Immunofluorescence and quantification
Cells were grown on glass coverslips and fixed in 4% paraformaldehyde in PBS for 10 min at room temperature, followed by 5-min washes for three times with PBS, and permeabilized with 0.2% Triton X-100 in PBS for 5 min. After three-time washing, cells were blocked in 5% BSA in PBS for 1 h at room temperature. Cells were then incubated with primary antibodies diluted in 5% BSA in PBS supplemented with 0.1% Tween 20 (PBST) overnight at 4 °C or 1 h at room temperature. Then, cells were washed four times with PBS, each for 10 mins, followed by incubation with Alexa Fluor-conjugated secondary antibody (Life Technologies, USA), in 5% BSA/PBST for 1 h at room temperature.
The following primary antibodies were used for immunofluorescence: Phospho-Histone H2AX-S139 (Abclonal,1:100, AP0099), IRF-3 (CST, 1:200, 11904T), cGAS (CST, 1: 200, 79978S). Secondary antibodies, anti-rabbit-Alexa488 (2256692), and anti-rabbit-Alexa647 (A11036) (Invitrogen), were used at 1:500 dilution. All slides were stained with DAPI (ZSGB-BIO, ZLI-9557) and Alexa Fluor®568 Phalloidin (1:200, Life technologies, A12379) to indicate nuclei and actin, respectively. Images were captured and processed by Ultraview Vox confocal system (Perkin Elmer) or Widefield Fluorescence system (Nikon, Japan) on Nikon Ti-E microscope. Blind scoring was performed.
Reverse transcription-quantitative PCR (RT-qPCR)
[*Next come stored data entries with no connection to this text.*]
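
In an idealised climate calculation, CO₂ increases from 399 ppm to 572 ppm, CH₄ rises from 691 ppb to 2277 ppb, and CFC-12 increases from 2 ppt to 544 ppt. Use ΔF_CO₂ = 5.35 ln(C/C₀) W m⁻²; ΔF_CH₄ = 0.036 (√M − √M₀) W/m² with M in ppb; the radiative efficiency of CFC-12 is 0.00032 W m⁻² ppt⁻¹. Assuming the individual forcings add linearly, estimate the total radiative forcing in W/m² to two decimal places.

CO₂: 5.35 × ln(572/399) = 5.35 × ln(1.43358) = 5.35 × 0.36017 = 1.9269 W/m².
CH₄: 0.036 × (√2277 − √691) = 0.036 × (47.7179 − 26.2869) = 0.036 × 21.4310 = 0.7715 W/m².
CFC-12: ΔF = 0.00032 × (544 − 2) = 0.00032 × 542 = 0.1734 W/m².
Total ΔF = 1.9269 + 0.7715 + 0.1734 = 2.8718 W/m².

ΔF = 2.87 W/m²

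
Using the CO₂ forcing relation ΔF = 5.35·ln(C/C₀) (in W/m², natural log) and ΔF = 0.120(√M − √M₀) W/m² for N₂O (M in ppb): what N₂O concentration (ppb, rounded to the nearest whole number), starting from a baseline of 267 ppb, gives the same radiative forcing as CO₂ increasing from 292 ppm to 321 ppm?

CO₂ forcing: 5.35 × ln(321/292) = 5.35 × 0.094687 = 0.50658 W/m².
Set 0.120(√M − √267) = 0.50658: √M = 0.50658/0.120 + √267 = 4.2215 + 16.3401 = 20.5616.
M = (20.5616)² = 422.78 ppb.

M ≈ 423 ppb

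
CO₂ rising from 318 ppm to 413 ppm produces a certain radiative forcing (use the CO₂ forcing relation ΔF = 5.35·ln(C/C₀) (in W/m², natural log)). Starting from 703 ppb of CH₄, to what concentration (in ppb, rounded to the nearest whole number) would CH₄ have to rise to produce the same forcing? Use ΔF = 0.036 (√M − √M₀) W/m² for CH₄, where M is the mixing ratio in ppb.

M ≈ 4272 ppb

CO₂ forcing: 5.35 × ln(413/318) = 5.35 × 0.261396 = 1.39847 W/m².
Set 0.036(√M − √703) = 1.39847: √M = 1.39847/0.036 + √703 = 38.8464 + 26.5141 = 65.3605.
M = (65.3605)² = 4271.99 ppb.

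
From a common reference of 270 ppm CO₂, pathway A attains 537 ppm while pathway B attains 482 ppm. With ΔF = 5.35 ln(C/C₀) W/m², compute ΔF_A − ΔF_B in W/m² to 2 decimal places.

ΔF_A − ΔF_B = 0.58 W/m²

ΔF_A = 5.35 ln(537/270) = 5.35 × 0.68758 = 3.6786 W/m².
ΔF_B = 5.35 ln(482/270) = 5.35 × 0.57952 = 3.1004 W/m².
Difference: 3.6786 − 3.1004 = 0.5782 W/m².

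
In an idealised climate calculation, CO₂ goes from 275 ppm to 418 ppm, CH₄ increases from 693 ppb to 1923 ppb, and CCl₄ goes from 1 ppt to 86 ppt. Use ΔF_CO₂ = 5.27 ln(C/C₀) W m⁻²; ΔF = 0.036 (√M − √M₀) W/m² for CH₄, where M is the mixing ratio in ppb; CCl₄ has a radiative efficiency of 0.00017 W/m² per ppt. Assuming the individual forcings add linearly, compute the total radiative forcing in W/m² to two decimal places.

CO₂: 5.27 × ln(418/275) = 5.27 × ln(1.52000) = 5.27 × 0.41871 = 2.2066 W/m².
CH₄: 0.036 × (√1923 − √693) = 0.036 × (43.8520 − 26.3249) = 0.036 × 17.5271 = 0.6310 W/m².
CCl₄: ΔF = 0.00017 × (86 − 1) = 0.00017 × 85 = 0.0145 W/m².
Total ΔF = 2.2066 + 0.6310 + 0.0145 = 2.8521 W/m².

ΔF = 2.85 W/m²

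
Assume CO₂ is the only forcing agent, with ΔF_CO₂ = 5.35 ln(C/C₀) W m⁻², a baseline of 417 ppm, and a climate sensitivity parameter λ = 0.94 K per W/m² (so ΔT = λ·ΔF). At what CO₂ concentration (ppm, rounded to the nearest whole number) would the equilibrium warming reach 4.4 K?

Required forcing: ΔF = ΔT/λ = 4.4/0.94 = 4.6809 W/m².
Then ln(C/417) = ΔF/5.35 = 4.6809/5.35 = 0.87493.
So C = 417 × e^0.87493 = 417 × 2.39871 = 1000.26 ppm.

C ≈ 1000 ppm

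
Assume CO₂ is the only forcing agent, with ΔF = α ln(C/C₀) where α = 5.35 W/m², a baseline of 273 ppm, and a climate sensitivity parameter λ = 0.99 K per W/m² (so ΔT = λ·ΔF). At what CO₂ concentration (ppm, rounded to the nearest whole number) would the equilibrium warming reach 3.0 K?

Required forcing: ΔF = ΔT/λ = 3.0/0.99 = 3.0303 W/m².
Then ln(C/273) = ΔF/5.35 = 3.0303/5.35 = 0.56641.
So C = 273 × e^0.56641 = 273 × 1.76193 = 481.01 ppm.

C ≈ 481 ppm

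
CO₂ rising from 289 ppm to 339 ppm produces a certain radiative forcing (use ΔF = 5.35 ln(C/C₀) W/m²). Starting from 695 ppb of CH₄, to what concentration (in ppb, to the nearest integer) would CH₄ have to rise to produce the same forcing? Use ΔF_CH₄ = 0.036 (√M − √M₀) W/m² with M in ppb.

CO₂ forcing: 5.35 × ln(339/289) = 5.35 × 0.159573 = 0.85372 W/m².
Set 0.036(√M − √695) = 0.85372: √M = 0.85372/0.036 + √695 = 23.7144 + 26.3629 = 50.0773.
M = (50.0773)² = 2507.74 ppb.

M ≈ 2508 ppb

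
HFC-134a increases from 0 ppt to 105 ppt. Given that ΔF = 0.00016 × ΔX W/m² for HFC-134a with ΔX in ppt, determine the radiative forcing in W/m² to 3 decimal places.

ΔF = 0.017 W/m²

HFC-134a: ΔF = 0.00016 × (105 − 0) = 0.00016 × 105 = 0.0168 W/m².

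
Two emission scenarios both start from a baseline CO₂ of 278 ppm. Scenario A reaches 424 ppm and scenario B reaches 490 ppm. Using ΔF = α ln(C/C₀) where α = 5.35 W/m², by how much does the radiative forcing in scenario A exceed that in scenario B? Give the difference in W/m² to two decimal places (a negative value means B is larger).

ΔF_A − ΔF_B = -0.77 W/m²

ΔF_A = 5.35 ln(424/278) = 5.35 × 0.42211 = 2.2583 W/m².
ΔF_B = 5.35 ln(490/278) = 5.35 × 0.56678 = 3.0323 W/m².
Difference: 2.2583 − 3.0323 = -0.7740 W/m².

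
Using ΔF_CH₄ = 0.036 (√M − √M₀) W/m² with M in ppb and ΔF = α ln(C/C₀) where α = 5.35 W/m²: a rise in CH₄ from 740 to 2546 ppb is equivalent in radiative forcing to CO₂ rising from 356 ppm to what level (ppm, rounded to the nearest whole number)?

CH₄ forcing: 0.036 × (√2546 − √740) = 0.036 × (50.4579 − 27.2029) = 0.036 × 23.2550 = 0.83718 W/m².
Set 5.35 ln(C/356) = 0.83718: ln(C/356) = 0.83718/5.35 = 0.15648, so C = 356 × e^0.15648 = 356 × 1.16939 = 416.30 ppm.

C ≈ 416 ppm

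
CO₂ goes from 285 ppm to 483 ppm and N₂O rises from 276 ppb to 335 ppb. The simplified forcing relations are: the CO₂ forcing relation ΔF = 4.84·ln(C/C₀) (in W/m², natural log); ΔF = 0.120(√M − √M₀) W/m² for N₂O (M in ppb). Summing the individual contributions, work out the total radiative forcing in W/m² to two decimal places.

CO₂: 4.84 × ln(483/285) = 4.84 × ln(1.69474) = 4.84 × 0.52753 = 2.5532 W/m².
N₂O: 0.120 × (√335 − √276) = 0.120 × (18.3030 − 16.6132) = 0.120 × 1.6898 = 0.2028 W/m².
Total ΔF = 2.5532 + 0.2028 = 2.7560 W/m².

ΔF = 2.76 W/m²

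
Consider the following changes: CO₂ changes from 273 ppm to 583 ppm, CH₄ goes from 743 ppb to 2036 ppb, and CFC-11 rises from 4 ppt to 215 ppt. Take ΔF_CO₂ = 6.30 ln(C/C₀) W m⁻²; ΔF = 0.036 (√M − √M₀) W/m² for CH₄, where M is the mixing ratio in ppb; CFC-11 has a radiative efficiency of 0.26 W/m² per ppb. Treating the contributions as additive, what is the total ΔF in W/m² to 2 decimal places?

ΔF = 5.48 W/m²

CO₂: 6.30 × ln(583/273) = 6.30 × ln(2.13553) = 6.30 × 0.75871 = 4.7799 W/m².
CH₄: 0.036 × (√2036 − √743) = 0.036 × (45.1221 − 27.2580) = 0.036 × 17.8641 = 0.6431 W/m².
CFC-11: Δ = 215 − 4 = 211 ppt = 0.211 ppb; ΔF = 0.26 × 0.211 = 0.0549 W/m².
Total ΔF = 4.7799 + 0.6431 + 0.0549 = 5.4779 W/m².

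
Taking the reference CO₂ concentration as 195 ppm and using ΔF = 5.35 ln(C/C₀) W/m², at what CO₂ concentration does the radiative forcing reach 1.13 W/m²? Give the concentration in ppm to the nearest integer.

C ≈ 241 ppm

Set 5.35 ln(C/195) = 1.13, so ln(C/195) = 1.13/5.35 = 0.21121.
Then C/195 = e^0.21121 = 1.23517, giving C = 195 × 1.23517 = 240.86 ppm.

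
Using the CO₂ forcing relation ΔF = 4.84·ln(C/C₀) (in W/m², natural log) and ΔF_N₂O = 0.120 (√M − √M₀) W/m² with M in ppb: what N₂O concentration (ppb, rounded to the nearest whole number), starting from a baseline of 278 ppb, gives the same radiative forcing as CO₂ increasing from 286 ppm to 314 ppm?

CO₂ forcing: 4.84 × ln(314/286) = 4.84 × 0.093401 = 0.45206 W/m².
Set 0.120(√M − √278) = 0.45206: √M = 0.45206/0.120 + √278 = 3.7672 + 16.6733 = 20.4405.
M = (20.4405)² = 417.81 ppb.

M ≈ 418 ppb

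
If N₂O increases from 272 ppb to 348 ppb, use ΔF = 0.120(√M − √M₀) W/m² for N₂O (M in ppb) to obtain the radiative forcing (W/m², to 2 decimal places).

N₂O: 0.120 × (√348 − √272) = 0.120 × (18.6548 − 16.4924) = 0.120 × 2.1624 = 0.2595 W/m².

ΔF = 0.26 W/m²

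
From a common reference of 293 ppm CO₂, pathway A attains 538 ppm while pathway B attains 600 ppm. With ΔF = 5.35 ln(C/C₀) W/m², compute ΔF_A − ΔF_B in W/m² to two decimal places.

ΔF_A − ΔF_B = -0.58 W/m²

ΔF_A = 5.35 ln(538/293) = 5.35 × 0.60769 = 3.2511 W/m².
ΔF_B = 5.35 ln(600/293) = 5.35 × 0.71676 = 3.8347 W/m².
Difference: 3.2511 − 3.8347 = -0.5836 W/m².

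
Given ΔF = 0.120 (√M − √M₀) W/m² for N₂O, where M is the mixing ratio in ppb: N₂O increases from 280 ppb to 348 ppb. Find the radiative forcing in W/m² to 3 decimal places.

N₂O: 0.120 × (√348 − √280) = 0.120 × (18.6548 − 16.7332) = 0.120 × 1.9216 = 0.2306 W/m².

ΔF = 0.231 W/m²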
Total RNA was extracted with RNAiso Plus (TaKaRa, Japan) according to the manufacturer’s manual. Reverse transcription (RT) was done using TransScript One-Step gDNA Removal and cDNA Synthesis SuperMix (TransGen Biotech, China), and then quantitative PCR (qPCR) was performed using SYBR Green Realtime PCR Master Mix (TOYOBO, Japan) on an qTOWER3G machine (Analytik Jena AG, Germany). The expression of target genes was normalized to the housekeeping gene GAPDH. The following primers (5′ to 3′) were used for RT-qPCR:
IFIT2: AAGCACCTCAAAGGGCAAAAC, TCGGCCCATGTGATAGTAGAC;
IFNβ1: GCTTGGATTCCTACAAAGAAGCA, ATAGATGGTCAATGCGGCGTC;
CCL5: CCAGCAGTCGTCTTTGTCAC, CTCTGGGTTGGCACACACTT;
CXCL10: TAAGTGGCATTCAAGGAGTA, TGGATTCAGACATCTCTTCTC;
NOXA: GCTGGAAGTCGAGTGTGCTA, CCTGAGCAGAAGAGTTTGGA;
GADD45A: AGAAGACCGAAAGCGACCC, GTTGATGTCGTTCTCGCAGC;
SLC7A11: GCTGGGCTGATTTATCTTCG, GAAAGCTGGGATGAACAGT;
PAI1: CCGCCGCCTCTTCCA, GCCATCATGGGCACAGAGA;
MYC: GGCTCCTGGCAAAAGGTCA, CTGCGTAGTTGTGCTGATGT;
GAPDH: GGAGCGAGATCCCTCCAAAAT, GGCTGTTGTCATACTTCTCATGG;
Statistics
All data were plotted as averages with variance as standard error of the mean (SEM) unless stated otherwise. Statistical analysis was performed by Prism (Graphpad Software Inc.). For all quantitative measurements, normal distribution was assumed, t-tests were performed with unpaired and two-sided unless otherwise stated. At least three independent replicated were analyzed.